In late 2022, BTS announced they were going on hiatus. The reason was unavoidable: South Korean law requires all able-bodied men to serve in the military, typically for 18-21 months. For a band whose combined ages meant the service would be staggered across several years, this meant a hiatus of unprecedented scale – the world’s biggest pop group, paused by statute.

The response was predictably enormous. ARMY – the BTS fandom, organized and emotionally invested in ways that would be alarming if they weren’t so demonstrably genuine – entered a kind of collective waiting period. Individual members released solo music. Big Hit Entertainment, the management company now rebranded as HYBE, continued operating. The infrastructure of BTS kept turning even with the engine disengaged.

But the real story here isn’t the waiting. It’s what the situation reveals about the relationship between South Korean pop culture and the South Korean state.

The Military Service Question

South Korea’s mandatory military service requirement is not a trivial bureaucratic matter. It is a direct consequence of the Korean War, which technically never ended – the armistice signed in 1953 is a ceasefire, not a peace treaty. North Korea remains an active military threat across a border that is one of the most fortified on earth. In this context, the military service obligation is an existential policy, not a cultural tradition.

For years there was debate about whether BTS – whose cultural and economic impact on South Korea is quantifiably enormous, generating billions of dollars in tourism and export revenue – should receive an exemption. Classical musicians and Olympic athletes can receive exemptions; the debate was whether pop musicians should qualify. The South Korean government ultimately decided they should not, or more precisely, that BTS themselves should not seek one.

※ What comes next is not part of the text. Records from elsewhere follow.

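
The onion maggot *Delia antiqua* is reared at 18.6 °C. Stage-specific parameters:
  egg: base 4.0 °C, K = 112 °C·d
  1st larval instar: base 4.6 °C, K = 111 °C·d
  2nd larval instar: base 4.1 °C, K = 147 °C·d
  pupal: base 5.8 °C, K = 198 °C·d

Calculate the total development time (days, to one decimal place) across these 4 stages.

egg: 112 / (18.6 − 4.0) = 112 / 14.6 = 7.671 d.
1st larval instar: 111 / (18.6 − 4.6) = 111 / 14.0 = 7.929 d.
2nd larval instar: 147 / (18.6 − 4.1) = 147 / 14.5 = 10.138 d.
pupal: 198 / (18.6 − 5.8) = 198 / 12.8 = 15.469 d.
Sum = 41.206 ≈ 41.2 days.

41.2 days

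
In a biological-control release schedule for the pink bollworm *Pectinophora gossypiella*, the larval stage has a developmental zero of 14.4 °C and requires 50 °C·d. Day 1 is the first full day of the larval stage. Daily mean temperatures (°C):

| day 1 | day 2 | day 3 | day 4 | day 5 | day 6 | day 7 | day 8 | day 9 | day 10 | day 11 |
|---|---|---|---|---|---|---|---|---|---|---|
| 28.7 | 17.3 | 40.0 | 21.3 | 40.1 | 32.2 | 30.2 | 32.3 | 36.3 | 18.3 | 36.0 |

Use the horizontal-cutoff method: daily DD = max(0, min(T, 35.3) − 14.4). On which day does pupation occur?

Daily DD above 14.4 °C (capped at 20.9): 14.3, 2.9, 20.9, 6.9, 20.9, 17.8, 15.8, 17.9, 20.9, 3.9, 20.9.
Cumulative: 14.3, 17.2, 38.1, 45.0, 65.9, 83.7, 99.5, 117.4, 138.3, 142.2, 163.1.
The total first reaches 50 DD on day 5.

day 5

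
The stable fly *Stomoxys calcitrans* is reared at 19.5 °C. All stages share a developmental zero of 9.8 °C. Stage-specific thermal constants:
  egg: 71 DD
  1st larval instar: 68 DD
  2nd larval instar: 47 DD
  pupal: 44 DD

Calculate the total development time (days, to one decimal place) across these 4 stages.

Daily accumulation at 19.5 °C = 19.5 − 9.8 = 9.7 DD/day.
Total K = 71 + 68 + 47 + 44 = 230 DD.
Total duration = 230 / 9.7 = 23.711 ≈ 23.7 days.

23.7 days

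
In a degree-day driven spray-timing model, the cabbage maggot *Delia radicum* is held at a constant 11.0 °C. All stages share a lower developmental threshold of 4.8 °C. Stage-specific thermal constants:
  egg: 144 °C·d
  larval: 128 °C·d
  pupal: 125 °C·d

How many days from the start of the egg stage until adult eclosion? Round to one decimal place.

Daily accumulation at 11.0 °C = 11.0 − 4.8 = 6.2 DD/day.
Total K = 144 + 128 + 125 = 397 DD.
Total duration = 397 / 6.2 = 64.032 ≈ 64.0 days.

64.0 days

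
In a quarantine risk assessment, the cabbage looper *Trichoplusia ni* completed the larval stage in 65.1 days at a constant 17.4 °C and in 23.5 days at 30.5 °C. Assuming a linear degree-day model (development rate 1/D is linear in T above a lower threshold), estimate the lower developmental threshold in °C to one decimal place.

10.0 °C

Equal thermal constants: D₁(T₁ − T_b) = D₂(T₂ − T_b).
65.1·(17.4 − T_b) = 23.5·(30.5 − T_b)
T_b = (65.1·17.4 − 23.5·30.5) / (65.1 − 23.5) = 415.99 / 41.6 = 10.000 °C ≈ 10.0 °C.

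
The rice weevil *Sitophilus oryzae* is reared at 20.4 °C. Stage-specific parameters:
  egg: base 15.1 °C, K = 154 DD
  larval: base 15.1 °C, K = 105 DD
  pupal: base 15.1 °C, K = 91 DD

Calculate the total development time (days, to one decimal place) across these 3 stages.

egg: 154 / (20.4 − 15.1) = 154 / 5.3 = 29.057 d.
larval: 105 / (20.4 − 15.1) = 105 / 5.3 = 19.811 d.
pupal: 91 / (20.4 − 15.1) = 91 / 5.3 = 17.170 d.
Sum = 66.038 ≈ 66.0 days.

66.0 days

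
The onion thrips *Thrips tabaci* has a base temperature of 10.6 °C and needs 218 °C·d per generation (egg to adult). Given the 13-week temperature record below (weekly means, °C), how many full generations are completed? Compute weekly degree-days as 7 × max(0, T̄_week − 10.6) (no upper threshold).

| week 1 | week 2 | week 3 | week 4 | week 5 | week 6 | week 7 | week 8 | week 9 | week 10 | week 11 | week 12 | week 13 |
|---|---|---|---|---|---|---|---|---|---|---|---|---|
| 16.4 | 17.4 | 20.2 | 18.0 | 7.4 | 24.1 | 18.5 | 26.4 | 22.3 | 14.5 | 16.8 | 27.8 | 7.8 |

Weekly DD (7 × max(0, T̄ − 10.6)): 40.6, 47.6, 67.2, 51.8, 0.0, 94.5, 55.3, 110.6, 81.9, 27.3, 43.4, 120.4, 0.0.
Season total = 740.6 DD.
Complete generations = ⌊740.6 / 218⌋ = 3.

3 generations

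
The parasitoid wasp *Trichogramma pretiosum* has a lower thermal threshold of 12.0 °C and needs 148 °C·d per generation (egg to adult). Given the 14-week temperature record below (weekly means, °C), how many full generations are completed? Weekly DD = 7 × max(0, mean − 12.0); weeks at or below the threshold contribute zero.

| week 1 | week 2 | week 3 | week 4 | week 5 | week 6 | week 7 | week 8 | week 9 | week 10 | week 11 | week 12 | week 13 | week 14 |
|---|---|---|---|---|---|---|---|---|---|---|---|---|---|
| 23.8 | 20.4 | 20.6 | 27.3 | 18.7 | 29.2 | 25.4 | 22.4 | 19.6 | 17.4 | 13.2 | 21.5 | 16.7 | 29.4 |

6 generations

Weekly DD (7 × max(0, T̄ − 12.0)): 82.6, 58.8, 60.2, 107.1, 46.9, 120.4, 93.8, 72.8, 53.2, 37.8, 8.4, 66.5, 32.9, 121.8.
Season total = 963.2 DD.
Complete generations = ⌊963.2 / 148⌋ = 6.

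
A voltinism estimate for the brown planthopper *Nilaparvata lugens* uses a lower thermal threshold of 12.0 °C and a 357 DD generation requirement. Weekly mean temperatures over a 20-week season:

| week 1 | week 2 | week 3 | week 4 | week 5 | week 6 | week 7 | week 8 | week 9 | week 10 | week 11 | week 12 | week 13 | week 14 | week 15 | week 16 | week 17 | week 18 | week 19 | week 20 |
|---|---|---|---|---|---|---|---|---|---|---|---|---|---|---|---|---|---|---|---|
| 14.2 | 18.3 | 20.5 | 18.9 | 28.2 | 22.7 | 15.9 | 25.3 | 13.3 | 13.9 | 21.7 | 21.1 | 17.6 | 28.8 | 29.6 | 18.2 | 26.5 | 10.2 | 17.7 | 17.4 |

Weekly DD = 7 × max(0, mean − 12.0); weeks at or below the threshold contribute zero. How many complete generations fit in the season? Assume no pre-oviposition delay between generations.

3 generations

Weekly DD (7 × max(0, T̄ − 12.0)): 15.4, 44.1, 59.5, 48.3, 113.4, 74.9, 27.3, 93.1, 9.1, 13.3, 67.9, 63.7, 39.2, 117.6, 123.2, 43.4, 101.5, 0.0, 39.9, 37.8.
Season total = 1132.6 DD.
Complete generations = ⌊1132.6 / 357⌋ = 3.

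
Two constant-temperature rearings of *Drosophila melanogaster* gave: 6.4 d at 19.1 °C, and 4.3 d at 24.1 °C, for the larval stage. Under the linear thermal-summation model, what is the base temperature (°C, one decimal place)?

Equal thermal constants: D₁(T₁ − T_b) = D₂(T₂ − T_b).
6.4·(19.1 − T_b) = 4.3·(24.1 − T_b)
T_b = (6.4·19.1 − 4.3·24.1) / (6.4 − 4.3) = 18.61 / 2.1 = 8.862 °C ≈ 8.9 °C.

8.9 °C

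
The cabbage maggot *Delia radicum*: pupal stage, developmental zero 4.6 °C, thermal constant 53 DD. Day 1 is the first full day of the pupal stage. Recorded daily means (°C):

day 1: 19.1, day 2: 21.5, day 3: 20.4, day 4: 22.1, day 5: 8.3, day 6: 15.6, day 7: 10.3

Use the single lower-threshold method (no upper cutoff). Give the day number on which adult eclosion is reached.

Daily DD above 4.6 °C: 14.5, 16.9, 15.8, 17.5, 3.7, 11.0, 5.7.
Cumulative: 14.5, 31.4, 47.2, 64.7, 68.4, 79.4, 85.1.
The total first reaches 53 DD on day 4.

day 4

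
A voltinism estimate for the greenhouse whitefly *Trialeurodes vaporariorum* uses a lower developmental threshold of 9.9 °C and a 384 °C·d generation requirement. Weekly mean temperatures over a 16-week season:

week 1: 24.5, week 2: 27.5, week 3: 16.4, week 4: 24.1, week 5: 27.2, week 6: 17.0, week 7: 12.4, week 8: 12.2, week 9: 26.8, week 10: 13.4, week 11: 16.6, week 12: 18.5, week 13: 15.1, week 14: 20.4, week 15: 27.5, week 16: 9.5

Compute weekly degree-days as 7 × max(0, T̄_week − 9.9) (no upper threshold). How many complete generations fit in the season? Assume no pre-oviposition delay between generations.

Weekly DD (7 × max(0, T̄ − 9.9)): 102.2, 123.2, 45.5, 99.4, 121.1, 49.7, 17.5, 16.1, 118.3, 24.5, 46.9, 60.2, 36.4, 73.5, 123.2, 0.0.
Season total = 1057.7 DD.
Complete generations = ⌊1057.7 / 384⌋ = 2.

2 generations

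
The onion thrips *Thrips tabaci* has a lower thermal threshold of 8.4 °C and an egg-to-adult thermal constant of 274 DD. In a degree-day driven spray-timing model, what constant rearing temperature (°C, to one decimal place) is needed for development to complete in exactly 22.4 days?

20.6 °C

Required daily accumulation = 274 / 22.4 = 12.232 DD/day.
T = T_base + 12.232 = 8.4 + 12.232 = 20.632 ≈ 20.6 °C.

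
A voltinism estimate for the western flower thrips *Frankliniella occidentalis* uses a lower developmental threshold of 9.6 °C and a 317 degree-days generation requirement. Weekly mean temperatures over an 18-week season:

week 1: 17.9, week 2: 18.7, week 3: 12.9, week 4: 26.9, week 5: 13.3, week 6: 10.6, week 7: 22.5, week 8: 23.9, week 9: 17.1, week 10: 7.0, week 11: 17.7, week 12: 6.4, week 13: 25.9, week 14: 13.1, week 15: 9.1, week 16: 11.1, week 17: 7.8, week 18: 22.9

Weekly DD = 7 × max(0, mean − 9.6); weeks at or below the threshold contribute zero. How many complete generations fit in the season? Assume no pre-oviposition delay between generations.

Weekly DD (7 × max(0, T̄ − 9.6)): 58.1, 63.7, 23.1, 121.1, 25.9, 7.0, 90.3, 100.1, 52.5, 0.0, 56.7, 0.0, 114.1, 24.5, 0.0, 10.5, 0.0, 93.1.
Season total = 840.7 DD.
Complete generations = ⌊840.7 / 317⌋ = 2.

2 generations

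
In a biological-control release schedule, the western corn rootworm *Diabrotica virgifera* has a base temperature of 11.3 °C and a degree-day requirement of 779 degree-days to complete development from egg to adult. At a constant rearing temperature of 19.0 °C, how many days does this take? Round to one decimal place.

Daily accumulation = 19.0 − 11.3 = 7.7 DD/day.
Duration = 779 / 7.7 = 101.169 ≈ 101.2 days.

101.2 days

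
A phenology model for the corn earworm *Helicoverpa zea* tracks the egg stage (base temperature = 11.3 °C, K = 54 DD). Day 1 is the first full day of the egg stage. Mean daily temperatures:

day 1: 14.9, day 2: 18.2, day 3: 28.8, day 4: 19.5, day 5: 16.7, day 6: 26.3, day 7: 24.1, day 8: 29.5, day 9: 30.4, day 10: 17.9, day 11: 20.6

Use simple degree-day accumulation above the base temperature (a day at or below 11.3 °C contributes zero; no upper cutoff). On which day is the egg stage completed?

day 6

Daily DD above 11.3 °C: 3.6, 6.9, 17.5, 8.2, 5.4, 15.0, 12.8, 18.2, 19.1, 6.6, 9.3.
Cumulative: 3.6, 10.5, 28.0, 36.2, 41.6, 56.6, 69.4, 87.6, 106.7, 113.3, 122.6.
The total first reaches 54 DD on day 6.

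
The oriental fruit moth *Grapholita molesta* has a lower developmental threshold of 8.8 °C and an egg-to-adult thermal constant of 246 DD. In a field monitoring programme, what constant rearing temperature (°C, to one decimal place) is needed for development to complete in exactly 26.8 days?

18.0 °C

Required daily accumulation = 246 / 26.8 = 9.179 DD/day.
T = T_base + 9.179 = 8.8 + 9.179 = 17.979 ≈ 18.0 °C.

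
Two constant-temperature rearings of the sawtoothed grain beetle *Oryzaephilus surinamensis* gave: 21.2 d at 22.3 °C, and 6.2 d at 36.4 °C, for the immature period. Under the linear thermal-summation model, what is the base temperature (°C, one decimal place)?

Equal thermal constants: D₁(T₁ − T_b) = D₂(T₂ − T_b).
21.2·(22.3 − T_b) = 6.2·(36.4 − T_b)
T_b = (21.2·22.3 − 6.2·36.4) / (21.2 − 6.2) = 247.08 / 15.0 = 16.472 °C ≈ 16.5 °C.

16.5 °C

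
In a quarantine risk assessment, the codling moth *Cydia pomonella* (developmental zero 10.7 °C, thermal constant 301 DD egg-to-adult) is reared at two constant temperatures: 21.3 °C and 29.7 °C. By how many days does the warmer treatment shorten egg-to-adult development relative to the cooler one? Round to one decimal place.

At 21.3 °C: 301 / (21.3 − 10.7) = 301 / 10.6 = 28.396 d.
At 29.7 °C: 301 / (29.7 − 10.7) = 301 / 19.0 = 15.842 d.
Difference = |28.396 − 15.842| = 12.554 ≈ 12.6 days.

12.6 days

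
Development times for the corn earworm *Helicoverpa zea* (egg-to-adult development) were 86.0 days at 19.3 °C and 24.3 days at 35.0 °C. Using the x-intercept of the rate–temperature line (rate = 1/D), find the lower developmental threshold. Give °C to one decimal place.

13.1 °C

Equal thermal constants: D₁(T₁ − T_b) = D₂(T₂ − T_b).
86.0·(19.3 − T_b) = 24.3·(35.0 − T_b)
T_b = (86.0·19.3 − 24.3·35.0) / (86.0 − 24.3) = 809.30 / 61.7 = 13.117 °C ≈ 13.1 °C.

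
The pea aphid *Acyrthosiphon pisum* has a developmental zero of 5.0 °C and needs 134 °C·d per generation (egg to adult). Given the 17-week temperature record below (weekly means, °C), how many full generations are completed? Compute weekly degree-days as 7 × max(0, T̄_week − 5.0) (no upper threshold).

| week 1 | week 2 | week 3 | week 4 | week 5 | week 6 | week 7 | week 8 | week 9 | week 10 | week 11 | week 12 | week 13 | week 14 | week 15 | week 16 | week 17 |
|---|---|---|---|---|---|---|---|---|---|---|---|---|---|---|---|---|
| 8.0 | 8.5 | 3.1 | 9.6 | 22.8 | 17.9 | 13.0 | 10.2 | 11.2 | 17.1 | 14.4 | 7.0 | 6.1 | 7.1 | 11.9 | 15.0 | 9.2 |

5 generations

Weekly DD (7 × max(0, T̄ − 5.0)): 21.0, 24.5, 0.0, 32.2, 124.6, 90.3, 56.0, 36.4, 43.4, 84.7, 65.8, 14.0, 7.7, 14.7, 48.3, 70.0, 29.4.
Season total = 763.0 DD.
Complete generations = ⌊763.0 / 134⌋ = 5.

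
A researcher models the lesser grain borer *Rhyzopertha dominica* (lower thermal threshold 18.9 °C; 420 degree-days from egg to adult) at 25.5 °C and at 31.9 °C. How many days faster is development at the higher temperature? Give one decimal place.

31.3 days

At 25.5 °C: 420 / (25.5 − 18.9) = 420 / 6.6 = 63.636 d.
At 31.9 °C: 420 / (31.9 − 18.9) = 420 / 13.0 = 32.308 d.
Difference = |63.636 − 32.308| = 31.329 ≈ 31.3 days.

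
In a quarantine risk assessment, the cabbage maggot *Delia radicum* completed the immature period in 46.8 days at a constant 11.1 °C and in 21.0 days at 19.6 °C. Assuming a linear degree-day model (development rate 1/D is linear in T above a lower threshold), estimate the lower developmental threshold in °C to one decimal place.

4.2 °C

Under the model K = D·(T − T_b), so D₁·(T₁ − T_b) = D₂·(T₂ − T_b).
46.8·(11.1 − T_b) = 21.0·(19.6 − T_b)
T_b = (46.8·11.1 − 21.0·19.6) / (46.8 − 21.0) = 107.88 / 25.8 = 4.181 °C ≈ 4.2 °C.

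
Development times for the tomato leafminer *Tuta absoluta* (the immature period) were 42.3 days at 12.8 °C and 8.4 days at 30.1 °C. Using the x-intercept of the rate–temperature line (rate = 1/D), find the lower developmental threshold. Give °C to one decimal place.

Under the model K = D·(T − T_b), so D₁·(T₁ − T_b) = D₂·(T₂ − T_b).
42.3·(12.8 − T_b) = 8.4·(30.1 − T_b)
T_b = (42.3·12.8 − 8.4·30.1) / (42.3 − 8.4) = 288.60 / 33.9 = 8.513 °C ≈ 8.5 °C.

8.5 °C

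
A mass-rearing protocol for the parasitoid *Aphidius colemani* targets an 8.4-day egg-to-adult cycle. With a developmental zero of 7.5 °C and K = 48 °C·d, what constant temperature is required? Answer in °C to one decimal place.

Required daily accumulation = 48 / 8.4 = 5.714 DD/day.
T = T_base + 5.714 = 7.5 + 5.714 = 13.214 ≈ 13.2 °C.

13.2 °C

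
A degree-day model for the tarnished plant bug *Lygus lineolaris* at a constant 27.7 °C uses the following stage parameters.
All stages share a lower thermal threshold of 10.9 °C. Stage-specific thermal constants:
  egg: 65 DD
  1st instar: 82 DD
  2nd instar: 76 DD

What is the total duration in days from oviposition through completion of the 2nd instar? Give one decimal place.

Daily accumulation at 27.7 °C = 27.7 − 10.9 = 16.8 DD/day.
Total K = 65 + 82 + 76 = 223 DD.
Total duration = 223 / 16.8 = 13.274 ≈ 13.3 days.

13.3 days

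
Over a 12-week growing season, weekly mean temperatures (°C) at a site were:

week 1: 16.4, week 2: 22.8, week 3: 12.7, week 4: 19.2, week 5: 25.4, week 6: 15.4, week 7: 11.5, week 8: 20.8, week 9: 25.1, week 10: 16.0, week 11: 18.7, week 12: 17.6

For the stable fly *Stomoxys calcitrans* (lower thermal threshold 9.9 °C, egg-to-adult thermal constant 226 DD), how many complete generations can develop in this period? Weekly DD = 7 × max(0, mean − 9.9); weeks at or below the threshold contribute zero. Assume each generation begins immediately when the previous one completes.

Weekly DD (7 × max(0, T̄ − 9.9)): 45.5, 90.3, 19.6, 65.1, 108.5, 38.5, 11.2, 76.3, 106.4, 42.7, 61.6, 53.9.
Season total = 719.6 DD.
Complete generations = ⌊719.6 / 226⌋ = 3.

3 generations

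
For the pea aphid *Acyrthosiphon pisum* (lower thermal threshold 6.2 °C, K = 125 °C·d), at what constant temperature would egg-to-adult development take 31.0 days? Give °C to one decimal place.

Required daily accumulation = 125 / 31.0 = 4.032 DD/day.
T = T_base + 4.032 = 6.2 + 4.032 = 10.232 ≈ 10.2 °C.

10.2 °C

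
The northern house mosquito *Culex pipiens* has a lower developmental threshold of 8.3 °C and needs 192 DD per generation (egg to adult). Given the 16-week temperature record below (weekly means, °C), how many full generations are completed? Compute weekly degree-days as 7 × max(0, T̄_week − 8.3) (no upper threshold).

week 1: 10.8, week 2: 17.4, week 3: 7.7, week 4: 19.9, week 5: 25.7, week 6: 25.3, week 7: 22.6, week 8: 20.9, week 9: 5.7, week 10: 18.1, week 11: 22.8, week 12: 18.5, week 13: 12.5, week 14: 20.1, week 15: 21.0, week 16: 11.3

5 generations

Weekly DD (7 × max(0, T̄ − 8.3)): 17.5, 63.7, 0.0, 81.2, 121.8, 119.0, 100.1, 88.2, 0.0, 68.6, 101.5, 71.4, 29.4, 82.6, 88.9, 21.0.
Season total = 1054.9 DD.
Complete generations = ⌊1054.9 / 192⌋ = 5.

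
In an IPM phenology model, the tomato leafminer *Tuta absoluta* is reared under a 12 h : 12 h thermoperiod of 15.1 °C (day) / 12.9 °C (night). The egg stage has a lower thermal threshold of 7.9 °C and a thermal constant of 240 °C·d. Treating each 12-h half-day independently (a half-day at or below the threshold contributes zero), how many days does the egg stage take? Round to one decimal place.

39.3 days

Day half: max(0, 15.1 − 7.9) × 0.5 = 7.2 × 0.5 = 3.60 DD.
Night half: max(0, 12.9 − 7.9) × 0.5 = 5.0 × 0.5 = 2.50 DD.
Per 24 h: 6.10 DD/day.
Duration = 240 / 6.10 = 39.344 ≈ 39.3 days.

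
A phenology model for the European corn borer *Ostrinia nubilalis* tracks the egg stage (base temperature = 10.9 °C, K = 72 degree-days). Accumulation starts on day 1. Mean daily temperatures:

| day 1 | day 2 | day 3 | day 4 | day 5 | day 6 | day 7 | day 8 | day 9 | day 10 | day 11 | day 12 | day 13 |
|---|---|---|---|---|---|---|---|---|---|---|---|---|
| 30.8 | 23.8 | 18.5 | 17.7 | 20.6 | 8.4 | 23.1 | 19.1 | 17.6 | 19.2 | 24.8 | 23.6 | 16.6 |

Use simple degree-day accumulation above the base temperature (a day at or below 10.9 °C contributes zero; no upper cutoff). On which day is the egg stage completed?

day 8

Daily DD above 10.9 °C: 19.9, 12.9, 7.6, 6.8, 9.7, 0.0, 12.2, 8.2, 6.7, 8.3, 13.9, 12.7, 5.7.
Cumulative: 19.9, 32.8, 40.4, 47.2, 56.9, 56.9, 69.1, 77.3, 84.0, 92.3, 106.2, 118.9, 124.6.
The total first reaches 72 DD on day 8.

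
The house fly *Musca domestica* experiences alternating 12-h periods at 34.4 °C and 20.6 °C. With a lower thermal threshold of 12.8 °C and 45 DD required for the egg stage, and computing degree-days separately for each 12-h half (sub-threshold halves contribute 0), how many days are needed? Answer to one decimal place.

3.1 days

Day half: max(0, 34.4 − 12.8) × 0.5 = 21.6 × 0.5 = 10.80 DD.
Night half: max(0, 20.6 − 12.8) × 0.5 = 7.8 × 0.5 = 3.90 DD.
Per 24 h: 14.70 DD/day.
Duration = 45 / 14.70 = 3.061 ≈ 3.1 days.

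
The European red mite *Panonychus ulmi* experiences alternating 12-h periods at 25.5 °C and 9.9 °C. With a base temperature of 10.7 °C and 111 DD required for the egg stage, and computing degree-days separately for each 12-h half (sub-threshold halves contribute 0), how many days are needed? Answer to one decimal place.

15.0 days

Day half: max(0, 25.5 − 10.7) × 0.5 = 14.8 × 0.5 = 7.40 DD.
Night half: max(0, 9.9 − 10.7) × 0.5 = 0.0 × 0.5 = 0.00 DD.
Per 24 h: 7.40 DD/day.
Duration = 111 / 7.40 = 15.000 ≈ 15.0 days.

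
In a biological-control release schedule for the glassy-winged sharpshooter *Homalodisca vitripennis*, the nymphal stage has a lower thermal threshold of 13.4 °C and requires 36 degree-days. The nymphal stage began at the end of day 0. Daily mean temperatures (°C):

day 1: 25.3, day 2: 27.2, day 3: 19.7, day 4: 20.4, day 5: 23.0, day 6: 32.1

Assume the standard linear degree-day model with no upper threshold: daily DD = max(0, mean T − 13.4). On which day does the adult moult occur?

day 4

Daily DD above 13.4 °C: 11.9, 13.8, 6.3, 7.0, 9.6, 18.7.
Cumulative: 11.9, 25.7, 32.0, 39.0, 48.6, 67.3.
The total first reaches 36 DD on day 4.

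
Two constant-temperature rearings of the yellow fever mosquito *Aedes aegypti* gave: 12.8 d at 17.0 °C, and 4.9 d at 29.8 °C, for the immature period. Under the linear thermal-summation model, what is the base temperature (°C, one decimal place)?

Linear rate model ⇒ the product D·(T − T_b) is constant across temperatures.
12.8·(17.0 − T_b) = 4.9·(29.8 − T_b)
T_b = (12.8·17.0 − 4.9·29.8) / (12.8 − 4.9) = 71.58 / 7.9 = 9.061 °C ≈ 9.1 °C.

9.1 °C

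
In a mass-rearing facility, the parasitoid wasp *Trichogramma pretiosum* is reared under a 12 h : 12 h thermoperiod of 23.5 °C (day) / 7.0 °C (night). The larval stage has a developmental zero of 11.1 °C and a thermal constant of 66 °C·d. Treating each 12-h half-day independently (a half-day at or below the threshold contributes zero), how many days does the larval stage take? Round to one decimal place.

Day half: max(0, 23.5 − 11.1) × 0.5 = 12.4 × 0.5 = 6.20 DD.
Night half: max(0, 7.0 − 11.1) × 0.5 = 0.0 × 0.5 = 0.00 DD.
Per 24 h: 6.20 DD/day.
Duration = 66 / 6.20 = 10.645 ≈ 10.6 days.

10.6 days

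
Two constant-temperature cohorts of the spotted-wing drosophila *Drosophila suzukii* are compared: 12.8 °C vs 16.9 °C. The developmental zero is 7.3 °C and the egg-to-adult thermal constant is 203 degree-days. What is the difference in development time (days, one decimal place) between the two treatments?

15.8 days

At 12.8 °C: 203 / (12.8 − 7.3) = 203 / 5.5 = 36.909 d.
At 16.9 °C: 203 / (16.9 − 7.3) = 203 / 9.6 = 21.146 d.
Difference = |36.909 − 21.146| = 15.763 ≈ 15.8 days.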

The band made the right call. Seeking an exemption would have generated resentment among ordinary South Korean men who had no choice but to serve. BTS serving – and doing so publicly, without complaint – turned the situation into something more interesting: an argument about what national service means in the context of soft power.

The Solo Work Years

Between 2022 and 2026, each of the seven members released solo work of varying ambition and quality. RM’s solo records showed the clearest artistic trajectory – reflective, searching, willing to be genuinely weird in ways that the BTS collective context doesn’t always allow. Jung Kook’s more straightforward pop approach generated enormous commercial numbers. Jimin and Jin pursued their own directions.

What the solo work revealed is something fans already knew and skeptics were reluctant to accept: these are seven individuals with distinct artistic identities who happen to be most powerful when they operate together. The solo years demonstrated the parts. Arirang is the argument for the whole.

What Comeback Means

The Gwanghwamun Square concert on March 21, 2026, was watched by hundreds of thousands in person and millions more on Netflix. RM performed seated due to an ankle injury. The group delivered live debuts of tracks including Hooligan, Aliens, and Body To Body. The crowd made a sound that registered on seismographs.

The comeback isn’t just musical. It’s a test of whether the machinery of global pop can sustain a multi-year pause and restart at scale. Early evidence: yes, it can, because what BTS built isn’t primarily a product. It’s a relationship. And relationships, unlike audiences, don’t simply drift away because the show goes dark for a while.

Arirang, the album, named for the ancient Korean folk song about longing and return, was the right title. They were always coming back. The question was just what they’d bring with them.